The progressive movement has had it easy. There's been a lot to mobilize for and unite against. Now what?
History doesn't offer much comfort. The conservative movement grew most when it was exile from the Republican Party. National Review was born under moderate Eisenhower. The grassroots conservative movement flourished in opposition to Rockefeller's presidential candidacy. The New Right arose to build an alternative to big-government Nixon. The early 1990s revival lead by Norquist, Reed and Gingrich was to oppose the tax-raising George H. W. Bush. At the same time, the conservative movement atrophied under the conservative presidents, Reagan and W., who governed the party in their name.
The progressive movement, in its short history, has followed a similar course. Progressive billionaires, bloggers and grassroots activists mobilized less against a conservative president than a complicit mainstream media and a Bush-enabling Democratic establishment. Their primary goal was not to defeat Republicans in 2004 but to nominate a choice, not an echo, who would come from the Democratic wing of the Democratic party. Progressive organizations were alternatives not just to the Heritage Foundation or the Americans for Tax Reform, but the Democratic Leadership Council and the Progressive Policy Institute. They were a people without a party.
Now, progressives are presented with a paradox from history. The more Obama embraces a progressive agenda the more the progressive movement will deflate. The more Obama moves into the territory of triangulation the more progressives will be inclined to build and mobilize.
Yet, politics is not simply a function of past occurrences, as today's inauguration testifies. History offers us an insight into probability but does not dictate necessity. It illuminates the difficulties that grassroots movements face when their leaders take office. As I have argued before, the progressive movement and the Left generally is inherently more unstable, less unified and more disorganized than their conservative counterparts.
Progressives have to work harder. To retain the advances made we must maintain fierce independence of the new Democratic establishment, the Obama presidency and mainstream media. Any capitulation to these institutions will wind back the incredible progress progressives have made in the past six years. If progressives lapse into the false security that conservatives under conservative administrations have done, they risk returning to the political exile from which they have returned.
For example, President Obama is waffling on the all-important constitutional issue of investigating and prosecuting war crimes, as well as reversing the doctrine of the unitary executive that gives the president dictatorial powers even during times of undeclared war or national emergency. This issue is decisive in whether the US will have a constitutional government or a de facto dictatorship.
Progressive need to keep up the pressure to put principle before policy.
I tend to agree. While Obama may have spurred a lot of people to get involved, many will do so only for the moment. Those who decide to stay involved will more than likely choose a place they are most comfortable... either the left or the right. Hopefully, if they get involved in "people" projects (i.e. food banks, homeless shelters)... they will find themselves more comfortable on the left... and the Progressive Movement will become stronger.
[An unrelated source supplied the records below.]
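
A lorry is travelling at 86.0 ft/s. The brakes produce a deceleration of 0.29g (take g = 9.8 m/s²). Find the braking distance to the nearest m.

Braking distance ≈ 121 m

86 ft/s × 0.3048 = 26.2128 m/s.
a = 0.29 × 9.8 = 2.842 m/s².
Braking distance = v²/(2a) = 26.2128² / (2 × 2.842) = 687.111 / 5.684 = 120.885 m.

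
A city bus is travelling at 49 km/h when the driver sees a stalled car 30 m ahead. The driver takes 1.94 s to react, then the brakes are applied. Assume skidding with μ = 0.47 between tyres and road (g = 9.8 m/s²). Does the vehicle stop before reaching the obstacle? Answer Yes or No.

No

49 km/h ÷ 3.6 = 13.6111 m/s.
a = μg = 0.47 × 9.8 = 4.606 m/s².
Reaction distance = 13.6111 × 1.94 = 26.406 m.
Braking distance = v²/(2a) = 185.262 / 9.212 = 20.111 m.
Total stopping distance = 26.406 + 20.111 = 46.517 m, vs 30 m available — it cannot stop in time and overshoots by 46.517 − 30 = 16.517 m.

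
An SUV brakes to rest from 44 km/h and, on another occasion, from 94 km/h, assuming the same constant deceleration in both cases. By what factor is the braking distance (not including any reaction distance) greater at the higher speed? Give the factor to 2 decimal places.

Braking distance d = v²/(2a), so with a fixed, d ∝ v².
Factor = (94/44)² = 2.1364² = 4.5642.

Factor ≈ 4.56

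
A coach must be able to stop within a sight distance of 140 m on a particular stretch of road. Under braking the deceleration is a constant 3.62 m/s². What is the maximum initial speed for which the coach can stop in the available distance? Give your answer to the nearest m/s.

v²/(2a) = d ⇒ v = √(2 × 3.620 × 140) = √1013.60 = 31.8371 m/s.

Maximum speed ≈ 32 m/s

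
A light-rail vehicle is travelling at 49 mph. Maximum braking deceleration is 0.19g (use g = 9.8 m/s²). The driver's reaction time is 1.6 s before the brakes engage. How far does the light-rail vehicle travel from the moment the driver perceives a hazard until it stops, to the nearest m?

49 mph × 0.44704 = 21.9050 m/s.
a = 0.19 × 9.8 = 1.862 m/s².
Reaction distance = v·t_r = 21.9050 × 1.6 = 35.048 m.
Braking distance = v²/(2a) = 21.9050² / (2 × 1.862) = 479.829 / 3.724 = 128.848 m.
Total = 35.048 + 128.848 = 163.896 m.

Total stopping distance ≈ 164 m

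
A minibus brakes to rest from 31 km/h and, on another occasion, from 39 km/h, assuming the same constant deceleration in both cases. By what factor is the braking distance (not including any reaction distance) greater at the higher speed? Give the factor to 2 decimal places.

Factor ≈ 1.58

Braking distance d = v²/(2a), so with a fixed, d ∝ v².
Factor = (39/31)² = 1.2581² = 1.5828.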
What I care about are progressive *goals*: an end to wars of aggression. An adherence to the rule of law (and yes, that includes prosecuting people for past lawbreaking). A redirecting of wealth and influence from the rich to the poor and the middle class.
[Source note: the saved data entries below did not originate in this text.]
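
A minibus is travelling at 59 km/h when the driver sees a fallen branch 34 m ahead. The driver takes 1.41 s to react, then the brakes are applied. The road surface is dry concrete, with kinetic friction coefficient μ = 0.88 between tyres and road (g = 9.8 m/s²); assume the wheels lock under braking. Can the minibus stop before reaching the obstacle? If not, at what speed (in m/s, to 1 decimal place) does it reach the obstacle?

59 km/h ÷ 3.6 = 16.3889 m/s.
a = μg = 0.88 × 9.8 = 8.624 m/s².
Reaction distance = 16.3889 × 1.41 = 23.108 m.
Braking distance needed to stop: v²/(2a) = 268.596 / 17.248 = 15.573 m, so total needed = 23.108 + 15.573 = 38.681 m > 34 m — it cannot stop.
Distance remaining when braking begins: 34 − 23.108 = 10.892 m.
v² = v₀² − 2a·d = 268.596 − 2 × 8.624 × 10.892 = 80.731 m²/s².
v = √80.731 = 8.985 m/s.

No — it strikes the obstacle at 9.0 m/s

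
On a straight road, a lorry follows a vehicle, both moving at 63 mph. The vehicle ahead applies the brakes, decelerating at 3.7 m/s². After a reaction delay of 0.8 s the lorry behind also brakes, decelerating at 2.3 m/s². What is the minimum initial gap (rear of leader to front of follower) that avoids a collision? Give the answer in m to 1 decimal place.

Minimum gap ≈ 87.8 m

63 mph × 0.44704 = 28.1635 m/s.
Leader travels v²/(2a_L) = 793.183 / 7.400 = 107.187 m before stopping.
Follower covers v·t_r = 28.1635 × 0.8 = 22.531 m while reacting, then v²/(2a_F) = 793.183 / 4.600 = 172.431 m while braking, for a total of 22.531 + 172.431 = 194.962 m.
Since a_F ≤ a_L and the follower starts braking later, the follower is never slower than the leader, so the closest approach is when both have stopped.
Minimum gap = 194.962 − 107.187 = 87.775 m.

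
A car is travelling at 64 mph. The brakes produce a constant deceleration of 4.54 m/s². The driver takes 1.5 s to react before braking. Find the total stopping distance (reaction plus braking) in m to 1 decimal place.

64 mph × 0.44704 = 28.6106 m/s.
Reaction distance = v·t_r = 28.6106 × 1.5 = 42.916 m.
Braking distance = v²/(2a) = 28.6106² / (2 × 4.540) = 818.566 / 9.080 = 90.150 m.
Total = 42.916 + 90.150 = 133.066 m.

Total stopping distance ≈ 133.1 m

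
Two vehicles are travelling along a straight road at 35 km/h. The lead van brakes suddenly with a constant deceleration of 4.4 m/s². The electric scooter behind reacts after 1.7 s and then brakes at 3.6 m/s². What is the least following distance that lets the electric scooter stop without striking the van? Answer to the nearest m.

35 km/h ÷ 3.6 = 9.7222 m/s.
Leader travels v²/(2a_L) = 94.521 / 8.800 = 10.741 m before stopping.
Follower covers v·t_r = 9.7222 × 1.7 = 16.528 m while reacting, then v²/(2a_F) = 94.521 / 7.200 = 13.128 m while braking, for a total of 16.528 + 13.128 = 29.656 m.
Since a_F ≤ a_L and the follower starts braking later, the follower is never slower than the leader, so the closest approach is when both have stopped.
Minimum gap = 29.656 − 10.741 = 18.915 m.

Minimum gap ≈ 19 m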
If these goals are met, I could care less what happens to the "progressive movement." I'm interested in RESULTS, not movements.
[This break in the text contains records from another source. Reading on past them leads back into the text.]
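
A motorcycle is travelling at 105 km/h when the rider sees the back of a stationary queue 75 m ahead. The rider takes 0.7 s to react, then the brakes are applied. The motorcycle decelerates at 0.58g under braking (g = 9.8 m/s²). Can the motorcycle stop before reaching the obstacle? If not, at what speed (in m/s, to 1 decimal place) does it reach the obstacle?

105 km/h ÷ 3.6 = 29.1667 m/s.
a = 0.58 × 9.8 = 5.684 m/s².
Reaction distance = 29.1667 × 0.7 = 20.417 m.
Braking distance needed to stop: v²/(2a) = 850.696 / 11.368 = 74.833 m, so total needed = 20.417 + 74.833 = 95.250 m > 75 m — it cannot stop.
Distance remaining when braking begins: 75 − 20.417 = 54.583 m.
v² = v₀² − 2a·d = 850.696 − 2 × 5.684 × 54.583 = 230.196 m²/s².
v = √230.196 = 15.172 m/s.

No — it strikes the obstacle at 15.2 m/s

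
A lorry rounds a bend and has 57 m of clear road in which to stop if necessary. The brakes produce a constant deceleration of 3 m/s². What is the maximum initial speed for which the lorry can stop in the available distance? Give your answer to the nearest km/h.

v²/(2a) = d ⇒ v = √(2 × 3.000 × 57) = √342.00 = 18.4932 m/s.
18.4932 m/s × 3.6 = 66.576 km/h.

Maximum speed ≈ 67 km/h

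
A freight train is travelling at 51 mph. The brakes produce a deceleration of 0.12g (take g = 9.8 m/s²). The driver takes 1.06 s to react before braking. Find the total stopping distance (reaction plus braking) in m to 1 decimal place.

Total stopping distance ≈ 245.2 m

51 mph × 0.44704 = 22.7990 m/s.
a = 0.12 × 9.8 = 1.176 m/s².
Reaction distance = v·t_r = 22.7990 × 1.06 = 24.167 m.
Braking distance = v²/(2a) = 22.7990² / (2 × 1.176) = 519.794 / 2.352 = 221.001 m.
Total = 24.167 + 221.001 = 245.168 m.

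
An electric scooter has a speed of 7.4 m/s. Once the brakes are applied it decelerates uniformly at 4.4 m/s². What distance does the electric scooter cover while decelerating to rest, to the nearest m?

Braking distance ≈ 6 m

Braking distance = v²/(2a) = 7.4000² / (2 × 4.400) = 54.760 / 8.800 = 6.223 m.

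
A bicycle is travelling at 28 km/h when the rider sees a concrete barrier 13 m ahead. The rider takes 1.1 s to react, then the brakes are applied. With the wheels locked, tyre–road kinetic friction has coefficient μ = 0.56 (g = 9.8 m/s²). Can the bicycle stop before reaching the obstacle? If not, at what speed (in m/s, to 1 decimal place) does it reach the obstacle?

28 km/h ÷ 3.6 = 7.7778 m/s.
a = μg = 0.56 × 9.8 = 5.488 m/s².
Reaction distance = 7.7778 × 1.1 = 8.556 m.
Braking distance needed to stop: v²/(2a) = 60.494 / 10.976 = 5.511 m, so total needed = 8.556 + 5.511 = 14.067 m > 13 m — it cannot stop.
Distance remaining when braking begins: 13 − 8.556 = 4.444 m.
v² = v₀² − 2a·d = 60.494 − 2 × 5.488 × 4.444 = 11.717 m²/s².
v = √11.717 = 3.423 m/s.

No — it strikes the obstacle at 3.4 m/s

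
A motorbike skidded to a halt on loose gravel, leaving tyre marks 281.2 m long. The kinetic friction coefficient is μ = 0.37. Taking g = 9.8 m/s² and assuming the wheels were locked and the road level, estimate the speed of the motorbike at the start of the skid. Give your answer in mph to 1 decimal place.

Initial speed ≈ 101.0 mph

Deceleration a = μg = 0.37 × 9.8 = 3.626 m/s².
v = √(2a·d) = √(2 × 3.626 × 281.2) = √2039.262 = 45.1582 m/s.
= 45.1582 ÷ 0.44704 = 101.016 mph.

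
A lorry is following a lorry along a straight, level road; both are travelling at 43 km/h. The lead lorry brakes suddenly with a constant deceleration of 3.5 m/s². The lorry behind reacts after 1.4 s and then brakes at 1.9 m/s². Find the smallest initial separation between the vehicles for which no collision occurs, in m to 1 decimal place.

Minimum gap ≈ 33.9 m

43 km/h ÷ 3.6 = 11.9444 m/s.
Leader travels v²/(2a_L) = 142.669 / 7.000 = 20.381 m before stopping.
Follower covers v·t_r = 11.9444 × 1.4 = 16.722 m while reacting, then v²/(2a_F) = 142.669 / 3.800 = 37.544 m while braking, for a total of 16.722 + 37.544 = 54.266 m.
Since a_F ≤ a_L and the follower starts braking later, the follower is never slower than the leader, so the closest approach is when both have stopped.
Minimum gap = 54.266 − 20.381 = 33.885 m.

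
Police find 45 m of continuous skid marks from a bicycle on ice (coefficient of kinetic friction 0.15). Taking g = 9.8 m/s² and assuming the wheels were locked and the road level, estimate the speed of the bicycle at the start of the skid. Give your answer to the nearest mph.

Deceleration a = μg = 0.15 × 9.8 = 1.470 m/s².
v = √(2a·d) = √(2 × 1.470 × 45) = √132.300 = 11.5022 m/s.
= 11.5022 ÷ 0.44704 = 25.730 mph.

Initial speed ≈ 26 mph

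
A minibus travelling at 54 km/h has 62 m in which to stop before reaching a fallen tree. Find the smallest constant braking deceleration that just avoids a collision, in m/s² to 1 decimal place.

Required deceleration ≈ 1.8 m/s²

54 km/h ÷ 3.6 = 15.0000 m/s.
v² = 2a·d ⇒ a = v²/(2d) = 15.0000² / (2 × 62.000) = 225.000 / 124.000 = 1.8145 m/s².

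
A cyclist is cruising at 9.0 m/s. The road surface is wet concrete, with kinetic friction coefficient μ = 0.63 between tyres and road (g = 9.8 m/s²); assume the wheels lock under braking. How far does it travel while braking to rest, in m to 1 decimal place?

a = μg = 0.63 × 9.8 = 6.174 m/s².
Braking distance = v²/(2a) = 9.0000² / (2 × 6.174) = 81.000 / 12.348 = 6.560 m.

Braking distance ≈ 6.6 m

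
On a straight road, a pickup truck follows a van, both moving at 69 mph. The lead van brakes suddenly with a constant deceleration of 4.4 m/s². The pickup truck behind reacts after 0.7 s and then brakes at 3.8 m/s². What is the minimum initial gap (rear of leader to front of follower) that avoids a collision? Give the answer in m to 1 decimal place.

69 mph × 0.44704 = 30.8458 m/s.
Leader travels v²/(2a_L) = 951.463 / 8.800 = 108.121 m before stopping.
Follower covers v·t_r = 30.8458 × 0.7 = 21.592 m while reacting, then v²/(2a_F) = 951.463 / 7.600 = 125.192 m while braking, for a total of 21.592 + 125.192 = 146.784 m.
Since a_F ≤ a_L and the follower starts braking later, the follower is never slower than the leader, so the closest approach is when both have stopped.
Minimum gap = 146.784 − 108.121 = 38.663 m.

Minimum gap ≈ 38.7 m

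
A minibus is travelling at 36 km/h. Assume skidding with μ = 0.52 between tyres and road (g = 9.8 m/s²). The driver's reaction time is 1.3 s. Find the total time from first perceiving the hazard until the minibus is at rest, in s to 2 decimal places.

Total time ≈ 3.26 s

36 km/h ÷ 3.6 = 10.0000 m/s.
a = μg = 0.52 × 9.8 = 5.096 m/s².
Braking time = v/a = 10.0000 / 5.096 = 1.962 s.
Total = 1.3 + 1.962 = 3.262 s.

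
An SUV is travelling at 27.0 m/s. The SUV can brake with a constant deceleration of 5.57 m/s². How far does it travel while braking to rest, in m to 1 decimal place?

Braking distance ≈ 65.4 m

Braking distance = v²/(2a) = 27.0000² / (2 × 5.570) = 729.000 / 11.140 = 65.440 m.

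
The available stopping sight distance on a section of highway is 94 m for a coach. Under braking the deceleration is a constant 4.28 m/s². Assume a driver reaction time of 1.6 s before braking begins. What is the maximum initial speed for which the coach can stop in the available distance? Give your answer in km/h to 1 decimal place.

Maximum speed ≈ 80.4 km/h

Stopping distance: v·t_r + v²/(2a) = 94 with t_r = 1.6 s and a = 4.280 m/s².
So v² + 13.696 v − 804.64 = 0.
Positive root: v = −a·t_r + √((a·t_r)² + 2a·d) = −6.848 + √(46.895 + 804.64) = 22.3331 m/s.
22.3331 m/s × 3.6 = 80.399 km/h.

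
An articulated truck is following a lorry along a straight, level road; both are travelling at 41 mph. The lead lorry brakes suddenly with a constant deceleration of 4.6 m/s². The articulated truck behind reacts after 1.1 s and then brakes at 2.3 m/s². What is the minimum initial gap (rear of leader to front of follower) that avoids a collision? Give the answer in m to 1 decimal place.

Minimum gap ≈ 56.7 m

41 mph × 0.44704 = 18.3286 m/s.
Leader travels v²/(2a_L) = 335.938 / 9.200 = 36.515 m before stopping.
Follower covers v·t_r = 18.3286 × 1.1 = 20.161 m while reacting, then v²/(2a_F) = 335.938 / 4.600 = 73.030 m while braking, for a total of 20.161 + 73.030 = 93.191 m.
Since a_F ≤ a_L and the follower starts braking later, the follower is never slower than the leader, so the closest approach is when both have stopped.
Minimum gap = 93.191 − 36.515 = 56.676 m.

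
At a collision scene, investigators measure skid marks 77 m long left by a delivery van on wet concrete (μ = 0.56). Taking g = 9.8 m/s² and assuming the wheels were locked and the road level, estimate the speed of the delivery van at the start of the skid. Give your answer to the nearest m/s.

Initial speed ≈ 29 m/s

Deceleration a = μg = 0.56 × 9.8 = 5.488 m/s².
v = √(2a·d) = √(2 × 5.488 × 77) = √845.152 = 29.0715 m/s.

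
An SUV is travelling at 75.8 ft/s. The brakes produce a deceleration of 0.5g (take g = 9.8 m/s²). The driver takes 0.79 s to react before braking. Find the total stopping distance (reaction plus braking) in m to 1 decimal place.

75.8 ft/s × 0.3048 = 23.1038 m/s.
a = 0.5 × 9.8 = 4.900 m/s².
Reaction distance = v·t_r = 23.1038 × 0.79 = 18.252 m.
Braking distance = v²/(2a) = 23.1038² / (2 × 4.900) = 533.786 / 9.800 = 54.468 m.
Total = 18.252 + 54.468 = 72.720 m.

Total stopping distance ≈ 72.7 m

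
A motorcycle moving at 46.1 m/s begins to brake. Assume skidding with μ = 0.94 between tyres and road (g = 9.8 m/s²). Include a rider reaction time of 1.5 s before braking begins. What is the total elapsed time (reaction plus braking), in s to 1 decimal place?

Total time ≈ 6.5 s

a = μg = 0.94 × 9.8 = 9.212 m/s².
Braking time = v/a = 46.1000 / 9.212 = 5.004 s.
Total = 1.5 + 5.004 = 6.504 s.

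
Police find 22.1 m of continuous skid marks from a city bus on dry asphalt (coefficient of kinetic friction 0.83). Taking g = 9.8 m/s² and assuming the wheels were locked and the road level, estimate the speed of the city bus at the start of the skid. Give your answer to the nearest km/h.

Deceleration a = μg = 0.83 × 9.8 = 8.134 m/s².
v = √(2a·d) = √(2 × 8.134 × 22.1) = √359.523 = 18.9611 m/s.
= 18.9611 × 3.6 = 68.260 km/h.

Initial speed ≈ 68 km/h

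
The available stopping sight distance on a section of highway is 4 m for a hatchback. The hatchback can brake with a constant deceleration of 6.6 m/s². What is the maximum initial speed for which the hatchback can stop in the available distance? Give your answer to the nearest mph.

Maximum speed ≈ 16 mph

v²/(2a) = d ⇒ v = √(2 × 6.600 × 4) = √52.80 = 7.2664 m/s.
7.2664 m/s ÷ 0.44704 = 16.254 mph.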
Just a minor point you might want to consider....
I actually think that the conservative wing of the Republican party disintegrated under Bush. Bush proclaimed he was carrying the torch for conservatives but many conservatives were dumbfounded by his actions. He single handedly set back the conservative movement 20 years.
Merely calling yourself a conservative or liberal doesn't necessary make it so.
We have a president now, one that really wants to help us all and like all president's must govern
from the center where most of us are anyway.
Trying new things until we find those that work, is progressive just like FDR.
Putting us on the path to rebuilding America, it's roads bridges and infrastructure and it's industrial capacity is progressive.
Letting some Americans, have their own way and defining themselves as a class where none really exists gives others the capacity to hate where none should be. That is not progressive.
Stay in Iraq for "a hundred years?" Pull out today? Something in between? Prosecute Bush 43 war crimes to the fullest extent of the law? Let them off the hook? Something in between (say, a "truth and reconciliation commission")?
The problem with the trite canard of "governing from the center" is that every pundit and politician seems to think that HIS views represent "the center."
Why don't we do something crazy -- ask the American public what they want instead of governing based on platitudes?
The 'center' doesnt exist in and of itself. The 'center' is created by the right and the left convincing people of the worth of particular ideas or ideologies. When they are successful, whatever the ideas are they move to the 'center'.